Wednesday, December 31, 2008

Irrational Fears

SEE THE POST BELOW THIS. This is continued from that one. I guess that defeated the purpose of splitting the posts to create shorter posts, since you have to read both. Just skim the last one, maybe.

Either way, I had many irrational fears as a child. The circumstances of how I'd sleep not only applied to velociraptors, just mostly. I had other fears. Volcanoes, after seeing a movie about them. Tornadoes after Twister. Sinkholes, from the news. A sinkhole, overnight, was going to open up under my room overnight and I would fall into oblivion. Rabid animals. Roaches. Large Yellow grasshoppers. I was afraid the insects would get on my bed in my sleep, where I was defenseless to run and get my brother to kill them. Meteors. My house was going to be hit. Death. I was going to die one day, and I was scared of that. Dying in the shower--somebody would see me without clothes. The dark, because it masked alot of these things. I can't even remember most of my fears at this point, just basically anything I saw or heard could happen. Most of them lasted two weeks or so, then I discovered a new one. Raptors lasted years. Death returned last summer, when I realized again that it's inevitable and unknown, and spent many phone conversations with a good friend, crying. That faded by the end of the summer.

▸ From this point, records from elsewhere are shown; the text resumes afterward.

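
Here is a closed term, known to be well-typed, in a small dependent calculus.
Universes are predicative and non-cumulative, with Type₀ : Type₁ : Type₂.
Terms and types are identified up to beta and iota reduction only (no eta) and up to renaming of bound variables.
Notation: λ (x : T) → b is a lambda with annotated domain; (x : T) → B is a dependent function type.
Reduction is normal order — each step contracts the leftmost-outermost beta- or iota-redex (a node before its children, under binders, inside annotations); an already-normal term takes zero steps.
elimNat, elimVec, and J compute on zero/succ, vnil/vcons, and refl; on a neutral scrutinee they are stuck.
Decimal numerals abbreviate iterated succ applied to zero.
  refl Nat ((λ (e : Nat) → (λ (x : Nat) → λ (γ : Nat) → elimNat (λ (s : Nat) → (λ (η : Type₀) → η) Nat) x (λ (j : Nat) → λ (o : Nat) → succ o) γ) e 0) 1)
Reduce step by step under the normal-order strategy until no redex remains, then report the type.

normal-order reduction sequence:
  refl Nat ((λ (e : Nat) → (λ (x : Nat) → λ (γ : Nat) → elimNat (λ (s : Nat) → (λ (η : Type₀) → η) Nat) x (λ (j : Nat) → λ (o : Nat) → succ o) γ) e 0) 1)
  ~> refl Nat ((λ (e : Nat) → λ (x : Nat) → elimNat (λ (γ : Nat) → (λ (s : Type₀) → s) Nat) e (λ (η : Nat) → λ (j : Nat) → succ j) x) 1 0)
  ~> refl Nat ((λ (e : Nat) → elimNat (λ (x : Nat) → (λ (γ : Type₀) → γ) Nat) 1 (λ (s : Nat) → λ (η : Nat) → succ η) e) 0)
  ~> refl Nat (elimNat (λ (e : Nat) → (λ (x : Type₀) → x) Nat) 1 (λ (γ : Nat) → λ (s : Nat) → succ s) 0)
  ~> refl Nat 1
the term's type:
  Eq Nat 1 1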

My childhood was years of being scared. By the time I was in sixth grade, I knew that I couldn't watch anything scary, because that night when I was tired, my brain wouldn't be able to rationalize the ridiculousness of whatever I had seen. I monitored what I watched, and eventually stopped giving myself material to be afraid of. That's about the time I became alot more afraid of what other people thought of me, and suddenly focused all of my fear energy into people...

Either way, one day I watched a scary movie and didn't lie in bed terrified. Eventually I got past it. I can still be a little paranoid, but much more rationally, and I can rationalize my way out of my fears much better now.

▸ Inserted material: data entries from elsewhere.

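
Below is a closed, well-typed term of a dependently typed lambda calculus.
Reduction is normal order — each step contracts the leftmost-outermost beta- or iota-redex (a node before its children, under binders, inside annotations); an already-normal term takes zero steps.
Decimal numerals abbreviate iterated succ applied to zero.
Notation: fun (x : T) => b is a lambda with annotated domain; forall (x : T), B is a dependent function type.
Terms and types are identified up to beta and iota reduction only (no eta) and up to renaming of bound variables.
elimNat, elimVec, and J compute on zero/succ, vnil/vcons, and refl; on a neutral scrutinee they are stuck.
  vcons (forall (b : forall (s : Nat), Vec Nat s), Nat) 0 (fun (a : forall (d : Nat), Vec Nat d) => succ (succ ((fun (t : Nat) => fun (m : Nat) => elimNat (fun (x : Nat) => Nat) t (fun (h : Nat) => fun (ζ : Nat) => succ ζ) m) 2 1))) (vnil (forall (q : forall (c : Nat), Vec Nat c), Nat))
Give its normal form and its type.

normal form:
  vcons (forall (b : forall (s : Nat), Vec Nat s), Nat) 0 (fun (a : forall (d : Nat), Vec Nat d) => 5) (vnil (forall (t : forall (m : Nat), Vec Nat m), Nat))
the term's type:
  Vec (forall (b : forall (s : Nat), Vec Nat s), Nat) 1


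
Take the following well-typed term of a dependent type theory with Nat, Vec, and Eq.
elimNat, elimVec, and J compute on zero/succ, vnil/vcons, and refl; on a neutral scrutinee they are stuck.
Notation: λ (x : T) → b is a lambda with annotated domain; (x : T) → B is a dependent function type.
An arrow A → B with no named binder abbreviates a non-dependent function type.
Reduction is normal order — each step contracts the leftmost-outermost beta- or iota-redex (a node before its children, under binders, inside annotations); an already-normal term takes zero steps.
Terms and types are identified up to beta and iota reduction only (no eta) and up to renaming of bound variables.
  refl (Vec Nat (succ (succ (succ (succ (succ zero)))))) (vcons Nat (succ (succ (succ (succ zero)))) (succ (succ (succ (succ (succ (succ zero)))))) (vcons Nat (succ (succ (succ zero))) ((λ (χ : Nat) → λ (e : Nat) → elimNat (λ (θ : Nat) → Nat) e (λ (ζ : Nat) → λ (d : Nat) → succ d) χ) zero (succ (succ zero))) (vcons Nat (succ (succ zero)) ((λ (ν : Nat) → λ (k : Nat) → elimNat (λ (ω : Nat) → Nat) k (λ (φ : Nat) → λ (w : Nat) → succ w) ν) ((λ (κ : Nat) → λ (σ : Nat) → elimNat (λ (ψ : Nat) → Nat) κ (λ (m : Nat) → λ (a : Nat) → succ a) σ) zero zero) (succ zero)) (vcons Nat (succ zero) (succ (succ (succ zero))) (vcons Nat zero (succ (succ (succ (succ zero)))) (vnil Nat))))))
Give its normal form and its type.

resulting normal form:
  refl (Vec Nat (succ (succ (succ (succ (succ zero)))))) (vcons Nat (succ (succ (succ (succ zero)))) (succ (succ (succ (succ (succ (succ zero)))))) (vcons Nat (succ (succ (succ zero))) (succ (succ zero)) (vcons Nat (succ (succ zero)) (succ zero) (vcons Nat (succ zero) (succ (succ (succ zero))) (vcons Nat zero (succ (succ (succ (succ zero)))) (vnil Nat))))))
type:
  Eq (Vec Nat (succ (succ (succ (succ (succ zero)))))) (vcons Nat (succ (succ (succ (succ zero)))) (succ (succ (succ (succ (succ (succ zero)))))) (vcons Nat (succ (succ (succ zero))) (succ (succ zero)) (vcons Nat (succ (succ zero)) (succ zero) (vcons Nat (succ zero) (succ (succ (succ zero))) (vcons Nat zero (succ (succ (succ (succ zero)))) (vnil Nat)))))) (vcons Nat (succ (succ (succ (succ zero)))) (succ (succ (succ (succ (succ (succ zero)))))) (vcons Nat (succ (succ (succ zero))) (succ (succ zero)) (vcons Nat (succ (succ zero)) (succ zero) (vcons Nat (succ zero) (succ (succ (succ zero))) (vcons Nat zero (succ (succ (succ (succ zero)))) (vnil Nat))))))


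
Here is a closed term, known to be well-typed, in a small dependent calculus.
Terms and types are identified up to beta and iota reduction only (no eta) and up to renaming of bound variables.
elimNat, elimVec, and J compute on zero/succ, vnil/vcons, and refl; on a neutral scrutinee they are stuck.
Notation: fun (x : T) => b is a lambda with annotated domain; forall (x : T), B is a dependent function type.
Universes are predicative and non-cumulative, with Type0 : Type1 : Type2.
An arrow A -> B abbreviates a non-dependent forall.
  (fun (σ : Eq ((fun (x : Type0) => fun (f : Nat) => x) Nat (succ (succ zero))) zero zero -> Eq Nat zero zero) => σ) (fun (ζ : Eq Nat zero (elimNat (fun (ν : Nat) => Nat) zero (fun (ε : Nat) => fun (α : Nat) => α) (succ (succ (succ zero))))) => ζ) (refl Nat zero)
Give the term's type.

inferred type:
  Eq Nat zero zero


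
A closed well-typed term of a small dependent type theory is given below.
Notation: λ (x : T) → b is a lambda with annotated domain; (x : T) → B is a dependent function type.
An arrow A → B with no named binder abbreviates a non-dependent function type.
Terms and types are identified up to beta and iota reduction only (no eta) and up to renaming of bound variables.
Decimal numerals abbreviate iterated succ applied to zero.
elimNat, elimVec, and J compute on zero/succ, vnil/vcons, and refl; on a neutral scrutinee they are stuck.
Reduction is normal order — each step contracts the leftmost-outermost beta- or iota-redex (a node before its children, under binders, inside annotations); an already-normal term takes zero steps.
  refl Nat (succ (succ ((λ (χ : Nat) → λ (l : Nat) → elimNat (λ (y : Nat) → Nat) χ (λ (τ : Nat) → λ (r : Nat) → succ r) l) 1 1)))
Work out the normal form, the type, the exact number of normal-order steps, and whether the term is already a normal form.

reduced normal form:
  refl Nat 4
type:
  Eq Nat 4 4
normal-order step count: 6
term was already normal: no
first contracted redex: a beta-redex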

But seroiusly, velociraptors?

P.S. After reading this blog, comment. Tell me an irrational fear you had as a child.

3 comments:

Jessica said...

I love you.

I'm also afraid of dying in the shower because someone would see me naked.

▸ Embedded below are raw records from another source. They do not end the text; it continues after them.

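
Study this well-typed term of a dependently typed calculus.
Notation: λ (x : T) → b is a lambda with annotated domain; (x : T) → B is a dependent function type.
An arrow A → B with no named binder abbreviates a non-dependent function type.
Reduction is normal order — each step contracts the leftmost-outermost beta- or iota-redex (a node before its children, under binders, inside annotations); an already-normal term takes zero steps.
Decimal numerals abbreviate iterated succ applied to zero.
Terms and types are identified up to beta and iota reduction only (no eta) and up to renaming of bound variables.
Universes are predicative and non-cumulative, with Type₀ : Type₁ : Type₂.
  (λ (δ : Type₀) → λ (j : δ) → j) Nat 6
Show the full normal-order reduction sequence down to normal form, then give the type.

reduction (normal order):
  (λ (δ : Type₀) → λ (j : δ) → j) Nat 6
  ~> (λ (δ : Nat) → δ) 6
  ~> 6
type:
  Nat


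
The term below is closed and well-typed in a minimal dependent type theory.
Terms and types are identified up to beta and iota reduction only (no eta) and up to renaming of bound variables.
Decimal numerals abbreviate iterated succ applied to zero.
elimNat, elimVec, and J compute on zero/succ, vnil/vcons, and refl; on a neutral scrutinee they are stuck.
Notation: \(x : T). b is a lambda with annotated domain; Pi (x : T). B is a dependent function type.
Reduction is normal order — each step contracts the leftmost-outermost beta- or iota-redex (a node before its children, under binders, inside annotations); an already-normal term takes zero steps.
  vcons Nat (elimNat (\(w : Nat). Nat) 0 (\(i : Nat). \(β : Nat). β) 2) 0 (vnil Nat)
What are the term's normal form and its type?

reduced normal form:
  vcons Nat 0 0 (vnil Nat)
the term's type:
  Vec Nat 1
observation: 7 normal-order steps separate the term from its normal form.


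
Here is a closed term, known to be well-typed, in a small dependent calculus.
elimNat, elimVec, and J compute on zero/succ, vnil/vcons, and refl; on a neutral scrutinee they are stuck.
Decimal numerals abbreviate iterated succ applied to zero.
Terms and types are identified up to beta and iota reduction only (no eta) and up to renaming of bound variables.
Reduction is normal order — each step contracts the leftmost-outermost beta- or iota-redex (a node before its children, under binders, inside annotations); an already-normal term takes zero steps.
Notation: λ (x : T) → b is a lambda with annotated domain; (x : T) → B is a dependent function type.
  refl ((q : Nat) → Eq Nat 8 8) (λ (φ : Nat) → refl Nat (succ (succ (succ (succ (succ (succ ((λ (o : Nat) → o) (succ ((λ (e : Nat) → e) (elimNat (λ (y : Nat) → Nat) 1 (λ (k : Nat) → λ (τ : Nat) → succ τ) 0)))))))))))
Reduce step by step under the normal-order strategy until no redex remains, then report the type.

reduction (normal order):
  refl ((q : Nat) → Eq Nat 8 8) (λ (φ : Nat) → refl Nat (succ (succ (succ (succ (succ (succ ((λ (o : Nat) → o) (succ ((λ (e : Nat) → e) (elimNat (λ (y : Nat) → Nat) 1 (λ (k : Nat) → λ (τ : Nat) → succ τ) 0)))))))))))
  ~> refl ((q : Nat) → Eq Nat 8 8) (λ (φ : Nat) → refl Nat (succ (succ (succ (succ (succ (succ (succ ((λ (o : Nat) → o) (elimNat (λ (e : Nat) → Nat) 1 (λ (y : Nat) → λ (k : Nat) → succ k) 0))))))))))
  ~> refl ((q : Nat) → Eq Nat 8 8) (λ (φ : Nat) → refl Nat (succ (succ (succ (succ (succ (succ (succ (elimNat (λ (o : Nat) → Nat) 1 (λ (e : Nat) → λ (y : Nat) → succ y) 0)))))))))
  ~> refl ((q : Nat) → Eq Nat 8 8) (λ (φ : Nat) → refl Nat 8)
type:
  Eq ((q : Nat) → Eq Nat 8 8) (λ (φ : Nat) → refl Nat 8) (λ (o : Nat) → refl Nat 8)


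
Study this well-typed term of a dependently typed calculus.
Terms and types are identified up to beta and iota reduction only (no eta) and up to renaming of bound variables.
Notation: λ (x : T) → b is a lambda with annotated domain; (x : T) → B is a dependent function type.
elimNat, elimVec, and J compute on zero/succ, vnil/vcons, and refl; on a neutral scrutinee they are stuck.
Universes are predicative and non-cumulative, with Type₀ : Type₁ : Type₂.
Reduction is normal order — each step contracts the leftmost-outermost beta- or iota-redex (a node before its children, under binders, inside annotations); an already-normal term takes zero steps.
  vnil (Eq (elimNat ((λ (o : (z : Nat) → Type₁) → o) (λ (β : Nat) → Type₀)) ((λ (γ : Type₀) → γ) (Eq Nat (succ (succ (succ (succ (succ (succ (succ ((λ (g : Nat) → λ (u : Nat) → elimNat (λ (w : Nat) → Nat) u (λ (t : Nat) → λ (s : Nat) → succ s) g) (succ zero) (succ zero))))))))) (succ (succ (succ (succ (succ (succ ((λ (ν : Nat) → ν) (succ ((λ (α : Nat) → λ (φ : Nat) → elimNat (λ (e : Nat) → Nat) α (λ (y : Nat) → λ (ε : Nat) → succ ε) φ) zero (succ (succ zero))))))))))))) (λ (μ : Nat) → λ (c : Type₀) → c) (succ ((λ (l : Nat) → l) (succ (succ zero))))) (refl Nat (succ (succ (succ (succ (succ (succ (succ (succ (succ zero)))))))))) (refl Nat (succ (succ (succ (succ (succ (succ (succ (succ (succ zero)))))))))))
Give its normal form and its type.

normal form:
  vnil (Eq (Eq Nat (succ (succ (succ (succ (succ (succ (succ (succ (succ zero))))))))) (succ (succ (succ (succ (succ (succ (succ (succ (succ zero)))))))))) (refl Nat (succ (succ (succ (succ (succ (succ (succ (succ (succ zero)))))))))) (refl Nat (succ (succ (succ (succ (succ (succ (succ (succ (succ zero)))))))))))
the term's type:
  Vec (Eq (Eq Nat (succ (succ (succ (succ (succ (succ (succ (succ (succ zero))))))))) (succ (succ (succ (succ (succ (succ (succ (succ (succ zero)))))))))) (refl Nat (succ (succ (succ (succ (succ (succ (succ (succ (succ zero)))))))))) (refl Nat (succ (succ (succ (succ (succ (succ (succ (succ (succ zero))))))))))) zero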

You're not the only one with irrational fears. I would write a blog to accomodate yours with various irrational fears of my own but I'm kind of scared people would read them and take advantage of them...

I used to put bits of garlic powder behind my ears before I went to sleep so when the vampires tried to suck my blood they would die. My mom would lean over as she tucked me in and take an inhale before she gave me a kiss...I could tell she smelled it because she'd have this confused look on her face- half way between thinking I needed a shower and that I smelled like something good to eat. lol

I hope everything is going well chicadee!!! I miss you!!!

Leah Wise said...

angels. you already knew that.

Kefitzat Haderech said...

A high school friend of mine had a little sister that was terrified of Jesus because he rose from the dead and she pictured him as some kind of zombie creature.